½ Autostunde entfernt liegt Lom. Kurz vor Lom gibt es bei Liabru einen Badestrand. In Lom ist ein sehenswertes Fjell-Museum. Von Lom führt eine Straße über das Fjell zum Sognefjord. Selbst im Sommer liegt auf dem Pass oft noch Schnee.

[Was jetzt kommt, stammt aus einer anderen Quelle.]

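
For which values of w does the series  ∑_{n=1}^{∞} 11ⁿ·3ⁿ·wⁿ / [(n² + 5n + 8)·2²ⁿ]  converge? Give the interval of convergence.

[-4/33, 4/33]

Ratio test: |a_{n+1}/a_n| = [(n² + 5n + 8)/((n+1)² + 5(n+1) + 8)] · 11·3/4 → 33/4 as n → ∞.
Thus R = 1/(33/4) = 4/33.
Check w = 4/33: absolute convergence follows by limit comparison with Σ 1/n².
At w = -4/33: absolute convergence follows by limit comparison with Σ 1/n².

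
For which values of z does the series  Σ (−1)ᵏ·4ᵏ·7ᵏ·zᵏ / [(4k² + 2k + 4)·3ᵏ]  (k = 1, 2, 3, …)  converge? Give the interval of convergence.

Ratio test: |a_{k+1}/a_k| = [(4k² + 2k + 4)/(4(k+1)² + 2(k+1) + 4)] · 4·7/3 → 28/3 as k → ∞.
Thus R = 1/(28/3) = 3/28.
At z = 3/28: absolute convergence follows by limit comparison with Σ 1/k².
Check z = -3/28: absolute convergence follows by limit comparison with Σ 1/k².

[-3/28, 3/28]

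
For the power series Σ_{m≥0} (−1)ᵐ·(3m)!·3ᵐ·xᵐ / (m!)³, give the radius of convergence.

Ratio test: |a_{m+1}/a_m| = (3m+1)·(3m+2)·(3m+3)/(m+1)³ · 3 → 81 as m → ∞.
Hence the series converges for |x| < 1/(81) = 1/81, so the radius of convergence is 1/81.

R = 1/81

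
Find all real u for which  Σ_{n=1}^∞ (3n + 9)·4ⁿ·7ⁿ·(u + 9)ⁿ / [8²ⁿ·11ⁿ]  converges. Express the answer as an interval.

(-239/7, 113/7)

Apply the ratio test: |a_{n+1}| / |a_n| = [(3(n+1) + 9)/(3n + 9)] · 4·7/(64·11), which tends to 7/176 as n → ∞.
Convergence for |u + 9| · 7/176 < 1, i.e. |u + 9| < 176/7. So R = 176/7.
When u = 113/7, the terms do not tend to 0, so the series diverges.
At u = -239/7: the terms have absolute value of order n, which does not tend to 0, so the series diverges by the divergence test.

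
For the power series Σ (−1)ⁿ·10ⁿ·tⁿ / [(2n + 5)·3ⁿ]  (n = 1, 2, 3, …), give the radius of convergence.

Apply the ratio test: |a_{n+1}| / |a_n| = [(2n + 5)/(2(n+1) + 5)] · 10/3, which tends to 10/3 as n → ∞.
Hence the series converges for |t| < 1/(10/3) = 3/10, so the radius of convergence is 3/10.

R = 3/10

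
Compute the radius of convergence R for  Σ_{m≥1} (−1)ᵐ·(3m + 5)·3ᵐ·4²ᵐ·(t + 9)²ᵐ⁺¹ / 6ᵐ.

R = √2/4

Ratio test: |a_{m+1}/a_m| = [(3(m+1) + 5)/(3m + 5)] · 3·16/6 → 8 as m → ∞.
Writing y = (t + 9)², the series in y has radius 1/8, so |t + 9| < √(1/8) and R = √2/4.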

1 Autostunde entfernt ist das Fluggebiet Juvashytta. Von hier werden geführte Touren über den Gletscher auf den Galdhøpiggen angeboten. Achtung: Eigenmächtiges Begehen des Gletschers ist wegen der Gletscherspalten lebensgefährlich!

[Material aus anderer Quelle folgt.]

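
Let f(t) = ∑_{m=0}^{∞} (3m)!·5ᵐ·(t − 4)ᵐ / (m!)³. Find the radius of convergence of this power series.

Ratio test: |a_{m+1}/a_m| = (3m+1)·(3m+2)·(3m+3)/(m+1)³ · 5 → 135 as m → ∞.
Convergence for |t − 4| · 135 < 1, i.e. |t − 4| < 1/135. So R = 1/135.

R = 1/135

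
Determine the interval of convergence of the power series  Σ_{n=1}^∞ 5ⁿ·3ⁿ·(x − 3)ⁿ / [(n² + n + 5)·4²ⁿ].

By the ratio test, |a_{n+1}/a_n| = [(n² + n + 5)/((n+1)² + (n+1) + 5)] · 5·3/16 → 15/16.
Convergence for |x − 3| · 15/16 < 1, i.e. |x − 3| < 16/15. So R = 16/15.
Check x = 61/15: the series is dominated by a constant times Σ 1/n², which converges (p = 2 > 1).
When x = 29/15, absolute convergence follows by limit comparison with Σ 1/n².

[29/15, 61/15]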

3 Autostunden entfernt liegt der Geiranger-Fjord, einer der imposantesten Fjorde. Wer einmal dort ist, kann auch auf den Dalsnibba fahren. Schöner Ausblick über den Fjord. Es lohnt sich, von Geiranger aus die Straße Richtung Norden bis zur Adlerkurve hochzufahren. Auf der Aussichtsplattform bietet sich ein einmaliges Postkarten Fotomotiv. In Geiranger gibt es ein sehenswertes Fjordmuseum. Auch eine Rundfahrt auf dem Fjord bietet sich an. Nur so kann man die Bergbauernhöfe auf den Felsvorsprüngen sehen. Wer fit in den Armen ist, mietet sich zu diesem Zweck ein Kajak. Achtung: das ist sehr teuer! 5 Stunden kosten 40 Euro. Wer sich um eine Stunde verspätet zahlt gleich noch mal 40 Euro für die angefangenen nächsten 5 Stunden. Verhandeln aussichtslos! Also lieber die Touristenfähre nehmen. Das kommt billiger.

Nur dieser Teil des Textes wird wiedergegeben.